Thursday, July 15, 2021

Bastille Day (July 14)

Yesterday was Bastille Day. And what better place to turn for a reminiscence than to Jacobin?

Harrison Fluss writes in a 2016 article about Hegel on Bastille Day 07/14/2016.

Fluss doesn't say much about the original Bastille Day itself. The article is mainly focused on how Hegel understood the French Revolution as a whole. And also because he explains that Hegel was a supporter of the French Revolution and the basic democratic principles he saw embodied in it.

Hegel (1770-1831) has been presented, notably by Karl Popper, as essentially an authoritarian enemy of freedom. This is ridiculous. Ironically, that portrayal of Hegel as a reactionary in his time goes back to Jakob Friedrich Fries (1773–1843), who was an active supporter of the anti-Semitic, rightwing element of the German nationalist movement of that time.

Fluss also discusses Hegel's position on the French Revolution generally, including the "Jacobin terror" of 1793–1794, in the context of his 1806 Phenomenology of Spirit, his first major philosophical publication. That work has never been regarded as an easy read. And the book is part of his own handling of the German Idealist tradition, known as part of "Continental" philosophy. It was a major step at the time in developing what we would understand as a more sociological understanding of historical developments. It was based on the notion of the World Spirit, a concept that goes back to Plato's Timaios, but is mostly an unfamiliar one today. Still, despite the mystical sound of it, it was a serious attempt to develop an understanding of the cutting-edge scientific developments of the time.

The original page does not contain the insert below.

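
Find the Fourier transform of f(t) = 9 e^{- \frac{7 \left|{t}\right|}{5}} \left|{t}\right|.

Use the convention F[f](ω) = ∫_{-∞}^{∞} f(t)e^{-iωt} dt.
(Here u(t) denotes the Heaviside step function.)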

Here is Fluss' description of how Hegel described these develpments in the Phenomenology of Spirit:
The Jacobins can be appreciated as an expression of a real historical movement to overcome the irrationality of feudalism. They relied on popular forces for their power, helping to shape those forces in turn. Hegel acknowledged the need for plebian revolutionary methods also in the case of the Gracchi brothers in their struggle against the Roman patricians. And even if Hegel never wrote explicitly on the Haitian revolution, Hegel positively acknowledges the “free and Christian republic” of Haiti, established through a black Jacobin slave revolt.

Hegel acknowledges in his last essay on the English Reform Bill that the Jacobin constitution of 1793 was the most democratic document the world had ever seen. But it remained only a piece of paper. Compared with the sublime ideas and rhetoric of the democratic Jacobins, the interests of the revolution had to develop in a more prosaic manner.

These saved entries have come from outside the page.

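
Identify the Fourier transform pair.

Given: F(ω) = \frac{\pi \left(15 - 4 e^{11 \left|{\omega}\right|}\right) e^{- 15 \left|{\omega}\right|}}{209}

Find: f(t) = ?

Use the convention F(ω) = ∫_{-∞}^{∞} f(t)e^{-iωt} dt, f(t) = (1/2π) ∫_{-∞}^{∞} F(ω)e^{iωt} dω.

f(t) = \frac{t^{2}}{\left(t^{2} + 16\right) \left(t^{2} + 225\right)}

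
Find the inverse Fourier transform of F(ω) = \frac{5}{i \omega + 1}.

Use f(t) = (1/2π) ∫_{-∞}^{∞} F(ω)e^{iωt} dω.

f(t) = 5 e^{- t} u\left(t\right)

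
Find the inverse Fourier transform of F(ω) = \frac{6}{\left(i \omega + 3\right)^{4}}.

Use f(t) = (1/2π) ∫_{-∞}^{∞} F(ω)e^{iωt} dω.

f(t) = t^{3} e^{- 3 t} u\left(t\right)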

However, with the advent of Bonapartism, this prose was written in the style of dictatorship and war. Hegel may have criticized the Jacobins for their excesses, and how those excesses grew as a result of their lack of historical efficacy. But at the time he wrote the Phenomenology of Spirit, Hegel was supporting the armies of Bonaparte as they tore through Europe. When Hegel wrote pro-Bonapartist propaganda as a newspaper editor in Bamberg, he was — to use a Leninist expression — a revolutionary defeatist. He wanted his home government to lose and be reshaped by the French.

The Phenomenology of Spirit was a post-Jacobin, Bonapartist manifesto heralding the dawn of a new and rational age with the emperor at the forefront. In a letter to Niethammer from 1808, Hegel states that the will of heaven is incarnated in the will of the emperor, since Napoleon was, for Hegel, the only agent available at the time to carry through the ideas of the revolution. In Hegel’s German eyes he was able — at least for some time — to turn Robespierre’s permanent revolution into a permanent war of exporting revolution. In the newspaper Hegel wrote for in Bamberg, he supported that revolutionary export concretely in Bonaparte’s Confederation of the Rhine.
The 250th anniversary of Hegel's birth in 2020 was the occasion for some new biographies of the philosopher. One of them, Hegel: Der Philsooph der Freiheit [Hegel: The Philosophy of Freedom] by Klaus Vieweg, gives a lot of attention to Hegel's political outlook, which he makes clear was progressive and democratic in the context of his time.